Karachaganak Field is a gas condensate field in Kazakhstan. It is located about 150 km east from the city of Oral (Uralsk) in the northwest of Kazakhstan. The field was once a massive Permian and Carboniferous reef complex covering an area 30 km by 15 km. At its largest point the reservoir contains a gas column 1450 m deep with a 200 m deep oil rim below it. It is estimated to contain 1.2 trillion cubic meters 42.4 trillion cubic feet (tcf)) of gas and 1 billion tonnes of liquid condensate and oil. Discovered in 1979, it began production under Karachaganckgazprom, a subsidiary of the Russian Gas Company Gazprom. Kazakhgas took over operatorship after the independence of Kazakhstan in 1992. in 1992 AGIP (now Eni) and the then British Gas (now BG Group) were awarded the sole negotiating rights, forming a partnership company. In 1997 Texaco (now Chevron Corporation) and Lukoil signed a production sharing agreement with the original two companies and the Kazakhstan Government. This is a 40-year agreement to develop the field to allow the production to reach world markets. This is done under a partnership company known as Karachaganak Petroleum Operating (KPO) where BG Group and ENI are joint operators with a 32.5% stake each in the company, with Chevron and Lukoil owning 20% and 15% respectively.
This began with three wells penetrating into the Permian formations of the reservoir. Once produced to surface the gas and oil were separated before being piped to Orenburg where further processing was undertaken. This was partially due to the sour nature of the gas, with a hydrogen sulphide content of 3.5-5% and carbon dioxide content of 5%. Karachaganckgazprom also maintained a policy of full gas voidage replacement to maintain pressure of the reservoir above the dew point. By 1990, approximately 200 vertical wells had been drilled in Karachaganak reaching a peak production plateau of 155 bcf/yr (4.4 km³/yr) of gas and 100,000 bbl/d (16,000 m³/d) of oil, before beginning to decline in 1992.
Beginning in 2000 under the operatership of Karachaganak Petroleum Operating (KPO), the field went under a redevelopment program. This involved an investment of over US$1 billion dollars into the construction and enhancement of existing facilities, new gas and liquid processing and gas injection facilities, a workover program consisting of 100 existing wells, a 120 MW power station for the facilities, and connection to the Caspian Pipeline Consortium via a 650 km line to Atyrau.
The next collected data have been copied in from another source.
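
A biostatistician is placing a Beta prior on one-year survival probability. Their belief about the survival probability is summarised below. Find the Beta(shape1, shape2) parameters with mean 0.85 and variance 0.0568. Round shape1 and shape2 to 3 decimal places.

shape1 = 1.058, shape2 = 0.187

Let s = shape1+shape2. The Beta variance is μ(1−μ)/(s+1).
So s+1 = μ(1−μ)/σ² = (0.85×0.15)/0.0568 = 0.1275/0.0568 = 2.2447, giving s = 1.2447.
Then shape1 = μs = 0.85×1.2447 = 1.058 and shape2 = (1−μ)s = 0.15×1.2447 = 0.187.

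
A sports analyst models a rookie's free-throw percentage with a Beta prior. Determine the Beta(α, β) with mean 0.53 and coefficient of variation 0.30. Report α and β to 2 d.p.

Var = (CV·μ)² = (0.30×0.53)² = 0.025281.
α+β = μ(1−μ)/Var − 1 = 0.2491/0.025281 − 1 = 8.8532.
Thus α = 0.53·8.8532 = 4.69 and β = 0.47·8.8532 = 4.16.

α = 4.69, β = 4.16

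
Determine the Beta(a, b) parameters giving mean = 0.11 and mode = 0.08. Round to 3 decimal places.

a = 3.080, b = 24.920

With s = a+b: μ = a/s and mode = (a−1)/(s−2). Eliminating a = μs,
μs − 1 = m(s−2) ⇒ s(μ−m) = 1−2m ⇒ s = 0.84/0.03 = 28.0000.
So a = μs = 3.080, b = (1−μ)s = 24.920.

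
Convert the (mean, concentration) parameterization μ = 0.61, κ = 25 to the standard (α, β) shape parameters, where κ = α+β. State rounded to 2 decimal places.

α = 15.25, β = 9.75

Split κ in proportion μ : (1−μ): α = 0.61·25 = 15.25, β = 25 − 15.25 = 9.75.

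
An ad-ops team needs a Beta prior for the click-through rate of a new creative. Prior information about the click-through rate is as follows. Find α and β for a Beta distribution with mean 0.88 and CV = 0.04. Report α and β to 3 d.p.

α = 74.120, β = 10.107

Var = (CV·μ)² = (0.04×0.88)² = 0.001239.
α+β = μ(1−μ)/Var − 1 = 0.1056/0.001239 − 1 = 84.2273.
Thus α = 0.88·84.2273 = 74.120 and β = 0.12·84.2273 = 10.107.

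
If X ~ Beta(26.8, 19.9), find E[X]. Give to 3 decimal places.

E[X] = α/(α+β) = 26.8/46.7 = 0.574.

0.574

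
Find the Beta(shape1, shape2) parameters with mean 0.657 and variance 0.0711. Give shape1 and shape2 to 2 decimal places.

Write ν = shape1+shape2; then shape1 = μν and Var = μ(1−μ)/(ν+1).
ν = μ(1−μ)/Var − 1 = 0.225351/0.0711 − 1 = 2.1695.
shape1 = 0.657·2.1695 = 1.43, shape2 = 0.343·2.1695 = 0.74.

shape1 = 1.43, shape2 = 0.74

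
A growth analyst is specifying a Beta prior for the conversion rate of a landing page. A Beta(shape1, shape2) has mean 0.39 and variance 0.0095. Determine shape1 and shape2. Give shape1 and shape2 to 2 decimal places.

shape1 = 9.38, shape2 = 14.67

Let s = shape1+shape2. The Beta variance is μ(1−μ)/(s+1).
So s+1 = μ(1−μ)/σ² = (0.39×0.61)/0.0095 = 0.2379/0.0095 = 25.0421, giving s = 24.0421.
Then shape1 = μs = 0.39×24.0421 = 9.38 and shape2 = (1−μ)s = 0.61×24.0421 = 14.67.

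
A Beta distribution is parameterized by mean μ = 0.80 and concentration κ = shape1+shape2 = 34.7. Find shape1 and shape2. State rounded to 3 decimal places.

Split κ in proportion μ : (1−μ): shape1 = 0.80·34.7 = 27.760, shape2 = 34.7 − 27.760 = 6.940.

shape1 = 27.760, shape2 = 6.940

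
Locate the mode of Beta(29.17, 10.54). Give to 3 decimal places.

0.747

With α,β > 1, mode = (α−1)/(α+β−2) = 28.17/37.71 = 0.747.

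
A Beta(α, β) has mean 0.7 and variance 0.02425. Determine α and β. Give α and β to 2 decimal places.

Write ν = α+β; then α = μν and Var = μ(1−μ)/(ν+1).
ν = μ(1−μ)/Var − 1 = 0.21/0.02425 − 1 = 7.6598.
α = 0.7·7.6598 = 5.36, β = 0.3·7.6598 = 2.30.

α = 5.36, β = 2.30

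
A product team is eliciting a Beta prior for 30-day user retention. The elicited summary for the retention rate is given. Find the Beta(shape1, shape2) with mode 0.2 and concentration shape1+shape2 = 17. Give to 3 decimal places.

shape1 = 4.000, shape2 = 13.000

Since the density peak of Beta(shape1,shape2) is at (shape1−1)/(shape1+shape2−2),
shape1 = 1 + 0.2(17−2) = 4.000 and shape2 = 17 − 4.000 = 13.000.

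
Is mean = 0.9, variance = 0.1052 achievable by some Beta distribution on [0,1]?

For any Beta, Var(X) < E[X]·(1−E[X]).
Here μ(1−μ) = 0.9×0.1 = 0.09, and 0.1052 ≥ 0.09.

No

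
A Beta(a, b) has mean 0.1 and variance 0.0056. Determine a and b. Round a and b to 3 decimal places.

By moment matching, a+b = μ(1−μ)/σ² − 1 = (0.1·0.9)/0.0056 − 1 = 16.0714 − 1 = 15.0714.
Since a/(a+b) = μ, a = 0.1·15.0714 = 1.507 and b = 0.9·15.0714 = 13.564.

a = 1.507, b = 13.564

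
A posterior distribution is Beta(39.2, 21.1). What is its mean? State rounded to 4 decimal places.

E[X] = α/(α+β) = 39.2/60.3 = 0.6501.

0.6501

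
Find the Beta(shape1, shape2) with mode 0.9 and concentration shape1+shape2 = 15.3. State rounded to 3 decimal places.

For shape1,shape2>1 the mode is (shape1−1)/(shape1+shape2−2), so shape1 = mode·(κ−2)+1 = 0.9×13.3+1 = 12.970.
And shape2 = (1−mode)·(κ−2)+1 = 0.1×13.3+1 = 2.330.

shape1 = 12.970, shape2 = 2.330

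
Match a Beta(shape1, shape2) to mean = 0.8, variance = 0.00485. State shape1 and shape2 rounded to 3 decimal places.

Let s = shape1+shape2. The Beta variance is μ(1−μ)/(s+1).
So s+1 = μ(1−μ)/σ² = (0.8×0.2)/0.00485 = 0.16/0.00485 = 32.9897, giving s = 31.9897.
Then shape1 = μs = 0.8×31.9897 = 25.592 and shape2 = (1−μ)s = 0.2×31.9897 = 6.398.

shape1 = 25.592, shape2 = 6.398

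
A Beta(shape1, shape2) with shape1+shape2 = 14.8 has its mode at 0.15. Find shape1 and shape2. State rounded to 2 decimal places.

For shape1,shape2>1 the mode is (shape1−1)/(shape1+shape2−2), so shape1 = mode·(κ−2)+1 = 0.15×12.8+1 = 2.92.
And shape2 = (1−mode)·(κ−2)+1 = 0.85×12.8+1 = 11.88.

shape1 = 2.92, shape2 = 11.88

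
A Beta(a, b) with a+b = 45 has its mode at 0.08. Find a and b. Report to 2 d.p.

a = 4.44, b = 40.56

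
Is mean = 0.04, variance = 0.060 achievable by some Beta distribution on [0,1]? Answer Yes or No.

The Beta variance bound is σ² < μ(1−μ).
Here μ(1−μ) = 0.04×0.96 = 0.0384, and 0.060 ≥ 0.0384.

No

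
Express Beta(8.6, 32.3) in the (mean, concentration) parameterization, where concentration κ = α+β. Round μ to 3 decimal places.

μ = 0.210, κ = 40.9

κ = α+β = 8.6+32.3 = 40.9; μ = α/κ = 8.6/40.9 = 0.210.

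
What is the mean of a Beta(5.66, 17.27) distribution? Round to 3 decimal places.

The Beta mean is α/(α+β) = 5.66/(5.66+17.27) = 0.247.

0.247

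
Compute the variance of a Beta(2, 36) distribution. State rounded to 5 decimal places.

0.00128

α+β = 38 and αβ = 72, so Var = αβ/[(α+β)²(α+β+1)] = 72/56316 = 0.00128.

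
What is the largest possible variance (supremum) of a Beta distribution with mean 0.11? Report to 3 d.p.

Var = μ(1−μ)/(α+β+1), which approaches μ(1−μ) as α+β → 0.
So the supremum is μ(1−μ) = 0.11×0.89 = 0.098.

0.098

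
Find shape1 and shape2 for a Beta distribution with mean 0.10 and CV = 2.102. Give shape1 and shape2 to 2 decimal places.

shape1 = 0.10, shape2 = 0.93

Var = (CV·μ)² = (2.102×0.10)² = 0.044184.
shape1+shape2 = μ(1−μ)/Var − 1 = 0.0900/0.044184 − 1 = 1.0369.
Thus shape1 = 0.10·1.0369 = 0.10 and shape2 = 0.90·1.0369 = 0.93.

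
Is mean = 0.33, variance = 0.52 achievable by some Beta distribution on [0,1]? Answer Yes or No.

No

The Beta variance bound is σ² < μ(1−μ).
Here μ(1−μ) = 0.33×0.67 = 0.2211, and 0.52 ≥ 0.2211.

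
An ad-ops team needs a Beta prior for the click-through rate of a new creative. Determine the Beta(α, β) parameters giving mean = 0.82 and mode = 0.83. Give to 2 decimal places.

With s = α+β: μ = α/s and mode = (α−1)/(s−2). Eliminating α = μs,
μs − 1 = m(s−2) ⇒ s(μ−m) = 1−2m ⇒ s = -0.66/-0.01 = 66.0000.
So α = μs = 54.12, β = (1−μ)s = 11.88.

α = 54.12, β = 11.88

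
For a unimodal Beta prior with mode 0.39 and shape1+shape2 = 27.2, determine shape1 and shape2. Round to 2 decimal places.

shape1 = 10.83, shape2 = 16.37

Since the density peak of Beta(shape1,shape2) is at (shape1−1)/(shape1+shape2−2),
shape1 = 1 + 0.39(27.2−2) = 10.83 and shape2 = 27.2 − 10.83 = 16.37.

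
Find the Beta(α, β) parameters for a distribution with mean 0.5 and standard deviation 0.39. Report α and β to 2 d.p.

α = 0.32, β = 0.32

Variance = 0.39² = 0.1521. The moment-matching identity α+β = μ(1−μ)/Var − 1 gives
α+β = 0.25/0.1521 − 1 = 0.6437, so α = μ·0.6437 = 0.32 and β = (1−μ)·0.6437 = 0.32.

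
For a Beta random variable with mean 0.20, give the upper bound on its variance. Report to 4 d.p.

0.1600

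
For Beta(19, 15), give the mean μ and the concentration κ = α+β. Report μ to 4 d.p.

κ = α+β = 19+15 = 34; μ = α/κ = 19/34 = 0.5588.

μ = 0.5588, κ = 34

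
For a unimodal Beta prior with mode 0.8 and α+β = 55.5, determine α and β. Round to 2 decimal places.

For α,β>1 the mode is (α−1)/(α+β−2), so α = mode·(κ−2)+1 = 0.8×53.5+1 = 43.80.
And β = (1−mode)·(κ−2)+1 = 0.2×53.5+1 = 11.70.

α = 43.80, β = 11.70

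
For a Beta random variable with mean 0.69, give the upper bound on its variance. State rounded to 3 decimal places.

0.214

For fixed mean μ the Beta variance is μ(1−μ)/(α+β+1), increasing as α+β decreases.
Its least upper bound (not attained) is μ(1−μ) = 0.69·0.31 = 0.214.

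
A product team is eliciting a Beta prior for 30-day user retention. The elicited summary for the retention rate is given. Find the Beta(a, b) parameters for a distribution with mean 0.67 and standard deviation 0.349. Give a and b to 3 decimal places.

Variance = 0.349² = 0.121801. The moment-matching identity a+b = μ(1−μ)/Var − 1 gives
a+b = 0.2211/0.121801 − 1 = 0.8153, so a = μ·0.8153 = 0.546 and b = (1−μ)·0.8153 = 0.269.

a = 0.546, b = 0.269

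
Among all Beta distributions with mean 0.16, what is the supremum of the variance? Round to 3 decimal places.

Var = μ(1−μ)/(α+β+1), which approaches μ(1−μ) as α+β → 0.
So the supremum is μ(1−μ) = 0.16×0.84 = 0.134.

0.134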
This phase was officially completed in 2004, allowing for the production handling of 700 MMscf/d (20,000,000 m³/d) of gas and 200,000 bbl/d (32,000 m³/d) of oil.
|Reservoir pressure||Reservoir temperature||Reservoir porosity||Net/gross ratio||Water saturation||Density of condensate||Average permeability||Top of structure||Gas-oil contact||Oil-water contact|
|52–59 MPa||70 to 95 °C||9%||40%||10%||47 °API|
|2 mD (2 µm²) with high perm streaks||3500 m||4950 m||5150 m|
Overall, it is planned to recover about 300 million tons of liquid hydrocarbons and 800 billion cub. m of gas during the contract period.
One current production issue facing the field is the increasing amount of gas of which a large amount is sour. As the export facilities of the project are not fully developed most of this gas is being recycled back into the reservoir until it can be exported profitably.
The field consists of a heterogeneous carbonate massif with strata from three geologic periods and numerous stages of deposition during these periods. The following have been identified:
The depositional setting of the field is also varied. On the basis of core sample analysis and seismic studies the following depositional settings have been identified: limestone, talus, normal marine, shallow marine, inner reef lagoon, reef core, relatively deep water, slope and anhydrite.
The variation of deposition is due to the long period over which the Karachaganak structure was formed. From the Late Devonian to the middle Carboniferous the field was an atoll, over which in the early Permian a system of reefs were built. At its greatest the reservoir is 1.5 km thick. This type of reservoir structure has been seen in analogous fileds including Kenkiyak, Zhanazhol, Tengiz, and possibly Astrakhan fields. A west-east cross section through Karachaganak resembles the twin humps of a camel, indicating two separate reef highs.
Likewise the large variation of deposition has led to four different types of carbonate cores in the structure: biothermal, biomorphic detrital, organo-clastic, and biochemogenic. Of these biomorphic detrital are the most common followed by biothermal rock types. However estimates of their volumes range from 30-90% for the former and 10-60% for the latter.
As with other reservoirs in the North Caspian (Pricaspian) Basin, it is thought that the Karachaganak reservoir was filled over multiple stages, the first of which began during late Paleozoic time with he formation of oil pools. As the basin began to subside, gas was generated and migrated to the traps. The gassiness of the reservoirs is determined by their location in the basin. Northern reservoirs tend to be wet; the southwest part of the basin is more gas prone than the east and southeast.